Query optimization lays the fundament for declarative query languages such as SQL. The goal of query optimization is to translate a declarative query, describing data to generate, into an optimal query plan (describing how to generate it). Query optimization is a hard optimization problem that typically needs to be solved at run time. Members of the Cornell Database Group have recently worked on novel approaches to query optimization that significantly extend the query sizes that can be optimized efficiently. We have proposed several new query optimization variants to capture the context of approximate and Cloud based query processing and are currently exploring the use of machine learning for improved execution cost estimation.

Text Mining

Search engine providers such as Google regularly receive queries that contain subjective predicates.

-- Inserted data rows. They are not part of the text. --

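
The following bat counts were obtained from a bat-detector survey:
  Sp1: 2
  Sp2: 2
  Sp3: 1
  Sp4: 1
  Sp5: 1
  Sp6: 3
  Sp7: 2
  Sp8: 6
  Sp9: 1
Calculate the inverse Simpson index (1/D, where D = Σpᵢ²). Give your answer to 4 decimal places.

Total N = 2+2+1+1+1+3+2+6+1 = 19, so the proportions are 0.10526316, 0.10526316, 0.05263158, 0.05263158, 0.05263158, 0.15789474, 0.10526316, 0.31578947, 0.05263158 (working shown to 8 dp, full precision carried).
D = 0.10526316² + 0.10526316² + 0.05263158² + 0.05263158² + 0.05263158² + 0.15789474² + 0.10526316² + 0.31578947² + 0.05263158² = 0.01108033 + 0.01108033 + 0.00277008 + 0.00277008 + 0.00277008 + 0.02493075 + 0.01108033 + 0.09972299 + 0.00277008 = 0.16897507.
So 1/D = 5.918033, i.e. 5.9180 to 4 decimal places.

5.9180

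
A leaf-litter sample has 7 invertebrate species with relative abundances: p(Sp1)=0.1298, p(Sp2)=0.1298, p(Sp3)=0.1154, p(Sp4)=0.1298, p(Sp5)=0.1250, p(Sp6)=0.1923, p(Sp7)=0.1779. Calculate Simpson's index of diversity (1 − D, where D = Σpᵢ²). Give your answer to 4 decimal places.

D = 0.1298² + 0.1298² + 0.1154² + 0.1298² + 0.125² + 0.1923² + 0.1779² = 0.016848 + 0.016848 + 0.013317 + 0.016848 + 0.015625 + 0.036979 + 0.031648 = 0.148114 (working shown to 6 dp, full precision carried).
So 1 − D = 0.851886, i.e. 0.8519 to 4 decimal places.

0.8519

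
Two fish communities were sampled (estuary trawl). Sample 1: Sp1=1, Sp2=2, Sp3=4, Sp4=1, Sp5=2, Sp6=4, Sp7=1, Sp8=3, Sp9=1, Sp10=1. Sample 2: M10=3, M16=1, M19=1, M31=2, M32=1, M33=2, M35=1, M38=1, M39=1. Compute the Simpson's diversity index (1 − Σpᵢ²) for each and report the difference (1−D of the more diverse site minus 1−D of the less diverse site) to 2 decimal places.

0.00

Sample 1: N=20, proportions 0.05, 0.1, 0.2, 0.05, 0.1, 0.2, 0.05, 0.15, 0.05, 0.05, giving 1−D = 0.8650 (working shown to 4 dp, full precision carried).
Sample 2: N=13, proportions 0.2308, 0.0769, 0.0769, 0.1538, 0.0769, 0.1538, 0.0769, 0.0769, 0.0769, giving 1−D = 0.8639.
Difference = |0.8650 − 0.8639| = 0.0011, i.e. 0.00 to 2 decimal places.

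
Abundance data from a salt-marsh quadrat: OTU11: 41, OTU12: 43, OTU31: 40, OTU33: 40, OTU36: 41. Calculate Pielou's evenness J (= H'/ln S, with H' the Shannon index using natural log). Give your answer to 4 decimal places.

Total N = 41+43+40+40+41 = 205, so the proportions are 0.2, 0.209756, 0.195122, 0.195122, 0.2 (working shown to 6 dp, full precision carried).
H' = −Σ pᵢ ln pᵢ = −((-0.321888) + (-0.327599) + (-0.318855) + (-0.318855) + (-0.321888)) = 1.609084.
With S = 5 species, ln S = 1.609438, so J = 1.609084/1.609438 = 0.999780, i.e. 0.9998 to 4 decimal places.

0.9998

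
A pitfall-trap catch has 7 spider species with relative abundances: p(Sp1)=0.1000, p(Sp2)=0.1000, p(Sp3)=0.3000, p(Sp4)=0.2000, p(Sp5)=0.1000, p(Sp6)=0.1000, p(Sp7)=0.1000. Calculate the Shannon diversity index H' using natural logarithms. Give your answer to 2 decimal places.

1.83

Each pᵢ ln pᵢ term (working shown to 4 dp, full precision carried): 0.1×(-2.3026)=-0.2303, 0.1×(-2.3026)=-0.2303, 0.3×(-1.2040)=-0.3612, 0.2×(-1.6094)=-0.3219, 0.1×(-2.3026)=-0.2303, 0.1×(-2.3026)=-0.2303, 0.1×(-2.3026)=-0.2303.
Sum = -1.8344, so H' = 1.83.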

In order to answer those queries from structured data, search engine providers need to understand what properties an average user associates to which entities. In a recent collaboration with Google, we developed a system that mines the entire Web to find subjective associations via natural language analysis and unsupervised machine learning. 
In another ongoing project, we analyze text documents summarizing relational data sets in order to identify false claims in a semi-automated process.

Voice-Based Interfaces

Recent research on data visualization aims at automatically identifying the best way to represent data on visual interfaces. Supported by a Google Faculty Award, the Cornell Database Group is currently studying the complementary problem of "data audiolization". The goal here is to optimize the way in which structured data is represented via audio interfaces. This problem setting is motivated by emerging devices such as Google Home or Amazon Echo that interact with users primarily over voice based interfaces.